A new open-source library takes a different route. Instead of using another AI model to evaluate agent behavior after the fact, it wraps agent frameworks like browser-use, LangChain, and OpenClaw with deterministic security rules - hard-coded checks that run instantly and never hallucinate. The pitch is simple: define what your agent is and isn't allowed to do with explicit rules, not probabilistic guesses.

The problem it targets is real. AI agents operating in browsers or with database access can navigate to phishing domains, leak API keys in requests, or report success when they actually clicked a disabled button. The "blast radius" of a single hallucination grows fast when an agent has real permissions in a production environment.

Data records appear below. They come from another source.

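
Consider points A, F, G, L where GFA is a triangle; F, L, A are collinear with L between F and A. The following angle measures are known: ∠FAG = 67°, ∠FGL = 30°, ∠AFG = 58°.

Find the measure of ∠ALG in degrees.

∠ALG = 88°

1. ∠GFL = 58°  [L on ray FA]
2. ∠FLG = 92°  [△GFL]
3. ∠ALG = 88°  [linear pair at L on FA]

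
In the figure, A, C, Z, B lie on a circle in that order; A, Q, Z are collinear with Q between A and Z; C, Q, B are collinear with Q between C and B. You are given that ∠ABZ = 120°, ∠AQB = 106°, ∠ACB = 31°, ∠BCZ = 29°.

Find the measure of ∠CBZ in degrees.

1. ∠BQZ = 74°  [linear pair at Q on AZ]
2. ∠AZB = 31°  [same arc AB]
3. ∠CBZ = 75°  [△ZQB]

∠CBZ = 75°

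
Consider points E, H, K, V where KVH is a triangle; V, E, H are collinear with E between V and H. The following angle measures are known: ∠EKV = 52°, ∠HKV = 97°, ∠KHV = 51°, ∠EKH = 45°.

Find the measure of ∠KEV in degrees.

1. ∠EHK = 51°  [E on ray HV]
2. ∠HEK = 84°  [△KEH]
3. ∠KEV = 96°  [linear pair at E on VH]

∠KEV = 96°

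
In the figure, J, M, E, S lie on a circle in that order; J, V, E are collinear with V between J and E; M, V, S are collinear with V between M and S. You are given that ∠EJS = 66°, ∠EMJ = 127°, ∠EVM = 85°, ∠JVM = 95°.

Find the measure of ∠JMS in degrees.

1. ∠ESJ = 53°  [cyclic JMES, opposite ∠M+∠S]
2. ∠JES = 61°  [△JES]
3. ∠JMS = 61°  [same arc JS]

∠JMS = 61°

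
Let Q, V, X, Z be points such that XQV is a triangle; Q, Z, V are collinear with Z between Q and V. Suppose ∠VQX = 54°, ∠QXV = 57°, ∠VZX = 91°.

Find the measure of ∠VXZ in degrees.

1. ∠QVX = 69°  [△XQV]
2. ∠XVZ = 69°  [Z on ray VQ]
3. ∠VXZ = 20°  [△XZV]

∠VXZ = 20°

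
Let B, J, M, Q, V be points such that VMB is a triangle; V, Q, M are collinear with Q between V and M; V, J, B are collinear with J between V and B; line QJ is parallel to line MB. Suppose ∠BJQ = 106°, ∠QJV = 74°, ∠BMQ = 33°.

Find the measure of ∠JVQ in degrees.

1. ∠MBV = 74°  [QJ∥MB, corresponding at J]
2. ∠BMV = 33°  [Q on ray MV]
3. ∠BVM = 73°  [△VMB]
4. ∠JVQ = 73°  [Q on VM, J on VB]

∠JVQ = 73°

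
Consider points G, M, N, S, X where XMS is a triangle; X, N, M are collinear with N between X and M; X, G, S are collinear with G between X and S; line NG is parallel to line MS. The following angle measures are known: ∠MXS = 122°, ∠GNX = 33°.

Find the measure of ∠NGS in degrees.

∠NGS = 155°

1. ∠GXN = 122°  [N on XM, G on XS]
2. ∠NGX = 25°  [△XNG]
3. ∠NGS = 155°  [linear pair at G on XS]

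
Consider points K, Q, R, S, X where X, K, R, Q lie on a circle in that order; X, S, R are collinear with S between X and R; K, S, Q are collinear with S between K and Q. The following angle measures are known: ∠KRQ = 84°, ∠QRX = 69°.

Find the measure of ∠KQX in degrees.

1. ∠KXQ = 96°  [cyclic XKRQ, opposite ∠X+∠R]
2. ∠QKX = 69°  [same arc XQ]
3. ∠KQX = 15°  [△XKQ]

∠KQX = 15°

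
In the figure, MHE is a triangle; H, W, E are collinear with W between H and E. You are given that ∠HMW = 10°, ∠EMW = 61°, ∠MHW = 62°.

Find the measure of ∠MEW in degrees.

1. ∠HWM = 108°  [△MHW]
2. ∠EWM = 72°  [linear pair at W on HE]
3. ∠MEW = 47°  [△MWE]

∠MEW = 47°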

The library reportedly works as a three-line integration. You wrap your existing agent code, define security boundaries (allowed domains, forbidden actions, required confirmations), and the wrapper blocks violations before they execute rather than catching them after damage is done.

This reflects a broader shift in how developers think about AI agent safety. The LLM-as-judge pattern gained popularity because it was flexible, but it adds hundreds of milliseconds of latency per check and can be fooled by the same edge cases that tripped the original agent. Deterministic rules trade flexibility for predictability - you lose the ability to handle novel situations gracefully, but you gain guarantees that specific bad outcomes cannot happen.

For teams running agents in production with real credentials and real data access, that tradeoff increasingly looks worth making.